Неподалеку от них стоял Менделек, высокий, с широким лбом, большими серыми глазами и темно-русыми волосами.
Это он нес флаг, когда колонны приюта шли на Умшлагплац, он и сейчас держал его, прижимая к щеке обернутый знаменем флагшток. Арийская внешность не раз выручала его в минуты вылазок из гетто; втайне от доктора он перебирался через стену, чтобы вернуться с продуктами и навестить Анку, дочку учительницы музыки пани Оливии. Эта улыбчивая женщина до переселения детей в гетто преподавала в приюте на Крохмальной. Анка и Менделек влюбились друг в друга с первого взгляда: мать взяла с собой дочку, когда пришла устраиваться на работу.
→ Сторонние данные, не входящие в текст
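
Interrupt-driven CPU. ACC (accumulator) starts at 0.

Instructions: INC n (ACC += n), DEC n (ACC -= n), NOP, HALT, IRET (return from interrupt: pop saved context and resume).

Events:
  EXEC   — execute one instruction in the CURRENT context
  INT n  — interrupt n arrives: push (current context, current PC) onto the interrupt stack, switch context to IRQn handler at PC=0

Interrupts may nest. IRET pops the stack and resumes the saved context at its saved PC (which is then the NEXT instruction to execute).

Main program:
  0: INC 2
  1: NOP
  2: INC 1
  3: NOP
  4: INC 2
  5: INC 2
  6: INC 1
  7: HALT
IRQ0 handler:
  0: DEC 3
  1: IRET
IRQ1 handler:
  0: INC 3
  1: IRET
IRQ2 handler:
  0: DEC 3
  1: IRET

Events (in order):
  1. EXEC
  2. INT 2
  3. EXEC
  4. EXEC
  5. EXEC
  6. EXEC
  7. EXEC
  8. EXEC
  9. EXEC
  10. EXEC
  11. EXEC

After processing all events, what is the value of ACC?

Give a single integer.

Event 1 (EXEC): [MAIN] PC=0: INC 2 -> ACC=2
Event 2 (INT 2): INT 2 arrives: push (MAIN, PC=1), enter IRQ2 at PC=0 (depth now 1)
Event 3 (EXEC): [IRQ2] PC=0: DEC 3 -> ACC=-1
Event 4 (EXEC): [IRQ2] PC=1: IRET -> resume MAIN at PC=1 (depth now 0)
Event 5 (EXEC): [MAIN] PC=1: NOP
Event 6 (EXEC): [MAIN] PC=2: INC 1 -> ACC=0
Event 7 (EXEC): [MAIN] PC=3: NOP
Event 8 (EXEC): [MAIN] PC=4: INC 2 -> ACC=2
Event 9 (EXEC): [MAIN] PC=5: INC 2 -> ACC=4
Event 10 (EXEC): [MAIN] PC=6: INC 1 -> ACC=5
Event 11 (EXEC): [MAIN] PC=7: HALT

Answer: 5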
Голубоглазая девочка с длинными белыми волосами потрясла Менделека. Пока доктор разговаривал с Оливией, подростки впервые пересеклись обожженными взглядами, быстро отвели глаза и стали смотреть строго, даже с вызовом. Потом как-то вдруг и сразу нараспашку улыбнулись и шагнули друг к другу, взялись за руки и побежали по коридору. Менделек крикнул на ходу, что покажет девочке территорию. Мать Анки и доктор только удивленно проводили парочку глазами. Женщина встревожилась, но Гольдшмит успокоил ее, сказав, что дочь в надежных руках. Парочка заглядывала в классы, бродила по внутреннему дворику приюта среди деревьев и клумб. С тех пор подростки виделись по выходным, их непреодолимо влекло взаимное притяжение, они копили свои переживания и наблюдения, чтобы во время встреч обрушить друг на друга — впечатления, не разделенные с любимым человеком, просто не имели для них смысла. После переселения встречи стали редкими и кратковременными. Менделек забегал к Анке на несколько минут, иногда они молча рассматривали друг друга, иногда захлебывались от избытка слов и не успевали рассказать всего, что считали важным, потому что тени солдат и близость комендантского часа заставляли Менделека торопиться в свой застенок.